Mass Number and Isotopes

Full Notes

Mass number, isotopes and mass spectrometry have been outlined in more detail at atomic structure, mass spectrometry, and TOF mass spectrometry.

This page is just what you need to know for AQA A-level Chemistry :)

Atomic Structure Recap

• Protons: positively charged (+1), found in the nucleus.
• Neutrons: neutral (0), found in the nucleus.
• Electrons: negatively charged (−1), found in orbitals around the nucleus.

Atomic number (Z) = number of protons.
Mass number (A) = number of protons + neutrons.

Example:
For sodium-23:

• Z = 11 → 11 protons
• A = 23 → 23 − 11 = 12 neutrons
• If neutral atom → 11 electrons

For ions:

• Positive ions lose electrons (e.g. Na⁺ has 11 protons and 10 electrons).
• Negative ions gain electrons (e.g. O²⁻ has 8 protons and 10 electrons).

Isotopes

Isotopes are atoms of the same element with:

• The same number of protons
• Different numbers of neutrons

This means they have different mass numbers.

Example:
Carbon contains naturally occurring isotopes including Carbon-12, Carbon-13 and Carbon-14:

• All have 6 protons.
• C-12 has 6 neutrons, C-13 has 7 neutrons, C-14 has 8 neutrons.

Isotopes have identical chemical properties (same electron structure), but different physical properties (e.g. mass, rate of diffusion).

Time of Flight (TOF) Mass Spectrometry

A more detailed explanation is given here.

Used to determine:

• The relative isotopic mass
• The relative abundance of isotopes
• The relative molecular mass (M_r) of compounds
• The identity of unknown elements

Stages in a TOF Mass Spectrometer:

• Ionisation
  • Sample is turned into ions.
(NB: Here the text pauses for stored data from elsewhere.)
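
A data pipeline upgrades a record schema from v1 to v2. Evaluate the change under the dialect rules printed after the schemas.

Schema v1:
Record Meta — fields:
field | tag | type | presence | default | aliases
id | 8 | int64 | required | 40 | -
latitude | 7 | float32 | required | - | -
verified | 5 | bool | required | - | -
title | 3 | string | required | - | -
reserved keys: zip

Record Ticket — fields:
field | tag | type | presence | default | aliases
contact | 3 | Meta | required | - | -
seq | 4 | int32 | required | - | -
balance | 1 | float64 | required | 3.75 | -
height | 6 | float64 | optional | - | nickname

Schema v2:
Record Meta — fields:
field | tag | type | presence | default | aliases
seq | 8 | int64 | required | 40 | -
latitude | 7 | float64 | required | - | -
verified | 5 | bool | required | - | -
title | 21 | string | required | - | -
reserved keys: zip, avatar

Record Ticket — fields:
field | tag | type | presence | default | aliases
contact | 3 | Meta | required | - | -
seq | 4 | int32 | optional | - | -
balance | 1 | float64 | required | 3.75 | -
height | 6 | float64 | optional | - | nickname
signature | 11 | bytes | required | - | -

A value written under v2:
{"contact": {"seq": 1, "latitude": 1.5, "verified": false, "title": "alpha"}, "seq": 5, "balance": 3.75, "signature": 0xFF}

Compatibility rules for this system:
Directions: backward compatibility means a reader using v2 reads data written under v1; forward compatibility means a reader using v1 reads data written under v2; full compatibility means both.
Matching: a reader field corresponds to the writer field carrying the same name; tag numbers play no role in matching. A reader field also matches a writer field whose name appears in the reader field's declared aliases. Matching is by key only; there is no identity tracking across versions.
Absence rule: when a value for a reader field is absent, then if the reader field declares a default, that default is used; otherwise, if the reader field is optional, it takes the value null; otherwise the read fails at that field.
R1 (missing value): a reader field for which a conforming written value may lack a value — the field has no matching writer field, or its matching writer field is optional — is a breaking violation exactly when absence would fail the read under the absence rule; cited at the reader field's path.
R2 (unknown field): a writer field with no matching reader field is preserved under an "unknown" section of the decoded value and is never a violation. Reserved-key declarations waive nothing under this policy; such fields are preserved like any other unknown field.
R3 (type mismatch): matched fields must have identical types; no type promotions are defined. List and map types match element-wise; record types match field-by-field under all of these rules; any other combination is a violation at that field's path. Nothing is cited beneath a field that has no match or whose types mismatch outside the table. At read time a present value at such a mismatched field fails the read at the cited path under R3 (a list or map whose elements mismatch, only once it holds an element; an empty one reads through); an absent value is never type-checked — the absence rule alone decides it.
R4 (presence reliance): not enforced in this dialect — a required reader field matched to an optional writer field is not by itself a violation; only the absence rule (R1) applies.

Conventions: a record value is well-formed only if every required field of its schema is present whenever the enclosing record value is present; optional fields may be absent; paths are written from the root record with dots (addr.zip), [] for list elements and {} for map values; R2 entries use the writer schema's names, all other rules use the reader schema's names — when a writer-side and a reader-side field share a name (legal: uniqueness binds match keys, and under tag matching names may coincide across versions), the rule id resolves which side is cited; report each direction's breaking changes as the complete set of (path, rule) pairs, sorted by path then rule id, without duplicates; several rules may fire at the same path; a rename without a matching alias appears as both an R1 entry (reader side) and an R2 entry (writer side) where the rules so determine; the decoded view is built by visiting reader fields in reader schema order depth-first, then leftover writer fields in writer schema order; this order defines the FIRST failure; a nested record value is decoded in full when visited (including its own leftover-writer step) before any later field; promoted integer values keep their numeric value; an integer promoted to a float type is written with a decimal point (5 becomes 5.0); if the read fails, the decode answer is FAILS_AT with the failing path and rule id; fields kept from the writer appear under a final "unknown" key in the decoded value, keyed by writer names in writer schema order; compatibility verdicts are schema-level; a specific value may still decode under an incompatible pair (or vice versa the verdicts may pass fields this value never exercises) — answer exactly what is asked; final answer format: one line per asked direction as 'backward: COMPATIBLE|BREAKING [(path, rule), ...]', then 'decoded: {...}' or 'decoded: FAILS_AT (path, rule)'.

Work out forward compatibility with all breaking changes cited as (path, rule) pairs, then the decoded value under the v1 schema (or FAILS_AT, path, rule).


forward: BREAKING [(contact.latitude, R3), (seq, R1)]; decoded: FAILS_AT (contact.latitude, R3)

in Ticket below, arrows point writer -> reader
forward for Ticket (reader v1, writer v2):
  Meta -> Meta, writer required: contact aligns to contact
  int32 -> int32, writer optional: seq aligns to seq
  float64 -> float64, writer required: balance aligns to balance
  float64 -> float64, writer optional: height aligns to height
  signature (writer side), unknown to reader
  contact.id: no writer match
  float64 -> float32, writer required: contact.latitude aligns to contact.latitude
  bool -> bool, writer required: contact.verified aligns to contact.verified
  string -> string, writer required: contact.title aligns to contact.title
  contact.seq (writer side), unknown to reader
  rule R3 violated at contact.latitude
  rule R1 violated at seq
  => 2 violation(s): forward is BREAKING for Ticket
decode (reader v1):
  contact.id := 40 (no value, default fills)
  read fails at contact.latitude under R3
  => FAILS_AT (contact.latitude, R3)
the rest of the Ticket diff is inert for this question:
  added field signature to record Ticket: required bytes, tag 11 (in v2 it sits last) -> matters only for Ticket's backward compatibility — outside the asked direction
  field title in record Meta: tag 3 changed to 21 -> fires no rule on Ticket, leaving the asked answer as it is
  renamed field id to seq in record Meta -> fires no rule on Ticket, leaving the asked answer as it is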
There are two main methods used:
  • Electron impact: X → X⁺ + e⁻
    electron is removed from sample to make it a positively charged ion
  • Electrospray: X + H⁺ → XH⁺
    sample is 'given' a proton, H⁺, to make it a positively charged ion
• Acceleration – ions are accelerated by an electric field so all ions have the same kinetic energy.
• Ion Drift – ions pass through a drift region; lighter ions travel faster than heavier ions.
• Detection – ions hit a detector and generate a current; time is used to calculate m/z; bigger current = greater abundance.

Interpreting a Mass Spectrum

• m/z values = mass-to-charge ratio.
• Peak height or area = relative abundance.
• For atoms of an element being analysed, a spectrum shows isotopes (each peak is a different isotope).
• For molecules being analysed, the peak with highest m/z = molecular ion (M⁺) and represents the relative molecular mass of the sample (assuming an ion charge of 1+).

Calculating Relative Atomic Mass (A_r)

We can calculate the relative atomic mass of an element using the following formula:

A_r = (Σ (isotopic mass × % abundance)) / 100

Example:Chlorine has two isotopes:

A_r = (35 × 75 + 37 × 25) / 100
A_r = (2625 + 925) / 100 = 35.5

6. Summary

• Atomic number (Z) = protons; Mass number (A) = protons + neutrons.
• Isotopes are atoms with the same number of protons, different number of neutrons.
• Ions are atoms that have lost or gained electrons.
• TOF mass spectrometry: ionisation, acceleration, drift, detection.
• A mass spectrum can be used to determine isotopic masses of an element and the relative molecular mass of a molecule.
• Relative atomic mass (A_r) calculated from isotopic data.
  A_r = (Σ (isotopic mass × % abundance)) / 100